A Museum in Baghdad

Hannah Khalil
Royal Shakespeare Company
Swan Theatre, Stratford-upon-Avon

Gertrude Bell (Emma Fielding), Salim (Zed Josef) and from a later time zone Layla (Houda Echouafni) Credit: Ellie Kurttz, RSC
Prof. Leonard Woolley (David Birrell) Credit: Ellie Kurttz, RSC
Ghalia Hussein (Rendah Heywood) with the golden crown Credit: Ellie Kurttz, RSC

Sixty years apart, two women arrive from England to create an institution that would help define a country, the formidable Gertrude Bell in 1926 and her successor Ghalia Hussein in 2006.

Iraq did not exist before 1920. What did the land have in common? asks Emma Fielding as Bell. “Not language, not tradition, but the past… one of the world’s first administrations.”

It’s through that, with a collection of Assyrian, Babylonian and Arabic artefacts, that she wishes to bequeath a historical record—a past that will offer untold futures. And two generations later, after the destruction and looting of the war against Saddam, her fellow archaeologist returns from London exile to try to restore that ambition.

The drama constantly intercuts between the two women, Rendah Heywood as Ghalia often speaking lines simultaneously with her predecessor, as they articulate the same questions: To whom do the treasures belong? How to reconcile access with security?

Those undertaking digs need an incentive, says visiting Professor Woolley, who wins for the British Museum a prized statue of a goddess on the toss of a coin.

He argues also that precious objects will be best cared for out of the country, and beyond events in the museum there are allusions to violence continuing outside through all ages, current random murders and the unearthing of an ancient site where 68 handmaidens were ritually slaughtered.

There is little dramatic tension in the play. It’s more of a philosophical rumination and, while the debate can be heavily portentous, verging on the banal, it is a worthy one. And where more appropriate to discuss the soul of a nation than in a museum?

The drama works best in the hands of Fielding and David Birrell as the English professor, the former with the darting eye of the visionary, the determined walk of a woman who has helped define a country’s boundaries and crowned its first king.

Birrell is excellent too. As an actor, he has that bemused, faintly amused look, turned here in wonderment at a woman who can show concern for human beings as well as his precious inanimate objects.

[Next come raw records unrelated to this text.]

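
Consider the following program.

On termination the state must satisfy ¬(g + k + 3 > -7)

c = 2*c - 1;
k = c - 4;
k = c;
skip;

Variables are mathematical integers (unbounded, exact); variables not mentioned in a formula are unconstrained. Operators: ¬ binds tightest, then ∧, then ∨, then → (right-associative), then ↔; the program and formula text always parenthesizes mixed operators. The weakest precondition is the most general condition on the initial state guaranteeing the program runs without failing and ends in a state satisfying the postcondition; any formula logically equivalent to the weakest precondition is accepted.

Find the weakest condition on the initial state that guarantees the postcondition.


Working backward. After the program, the postcondition ¬(g + k + 3 > -7) must hold; in canonical form it is ¬(g + k > -10).
Before skip: ¬(g + k > -10)
Before k := c: ¬(c + g > -10)
Before k := c - 4: ¬(c + g > -10)
Before c := 2*c - 1: ¬(2*c + g > -9)
Answer: WP = ¬(2*c + g > -9)


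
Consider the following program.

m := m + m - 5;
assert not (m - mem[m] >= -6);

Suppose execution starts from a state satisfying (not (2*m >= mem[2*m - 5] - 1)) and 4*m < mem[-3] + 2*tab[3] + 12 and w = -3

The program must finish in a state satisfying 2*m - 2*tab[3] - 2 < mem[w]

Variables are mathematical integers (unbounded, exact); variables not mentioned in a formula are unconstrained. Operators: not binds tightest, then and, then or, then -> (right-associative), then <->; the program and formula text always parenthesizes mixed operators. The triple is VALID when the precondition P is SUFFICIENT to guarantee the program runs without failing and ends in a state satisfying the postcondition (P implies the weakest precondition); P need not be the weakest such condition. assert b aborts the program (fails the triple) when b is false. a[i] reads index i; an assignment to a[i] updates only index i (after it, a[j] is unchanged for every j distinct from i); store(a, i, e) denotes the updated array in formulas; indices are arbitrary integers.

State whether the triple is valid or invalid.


Working backward. After the program, the postcondition 2*m - 2*tab[3] - 2 < mem[w] must hold; in canonical form it is 2*m < mem[w] + 2*tab[3] + 2.
Before assert not (m - mem[m] >= -6): (not (m >= mem[m] - 6)) and 2*m < mem[w] + 2*tab[3] + 2
Before m := m + m - 5: (not (2*m >= mem[2*m - 5] - 1)) and 4*m < mem[w] + 2*tab[3] + 12
The weakest precondition is (not (2*m >= mem[2*m - 5] - 1)) and 4*m < mem[w] + 2*tab[3] + 12.
Check whether (not (2*m >= mem[2*m - 5] - 1)) and 4*m < mem[-3] + 2*tab[3] + 12 and w = -3 implies it.
Every state satisfying the precondition satisfies the weakest precondition: the implication holds.
Answer: valid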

Heywood, Houda Echouafni as her assistant and Debbie Korley as a US soldier on security duty, effective only with a sweeping brush, achieved greater impact after the clash of music and accents made the dialogue of some early scenes hard to follow. I particularly admired Zed Josef who brought clarity and subtlety to the role of Gertrude’s assistant Salim, and Nadi Kemp-Safyi as Nasiya—a voice of the people in a museum for the people into which the people were not then allowed.

That is one of the ironies of the piece, but the play is not all pessimism. Apart from the violence there is also generosity, represented by a magnificent golden crown anonymously donated to the museum and symbolically handed down through the generations, even though later broken—not irreparably it seems—by the intruding Nasiya.

And there is a constant ‘what if?’ cry among the museum’s curators, while in the background a cabinet of smoke forms changing images as in a clairvoyant’s globe. There is always time, says Rasoul Saghir as Abu Zaman, a sage-like figure who operates between both time zones. “Time does not run out,” he says, like the sand he scatters from his pocket as he extracts an ancient coin.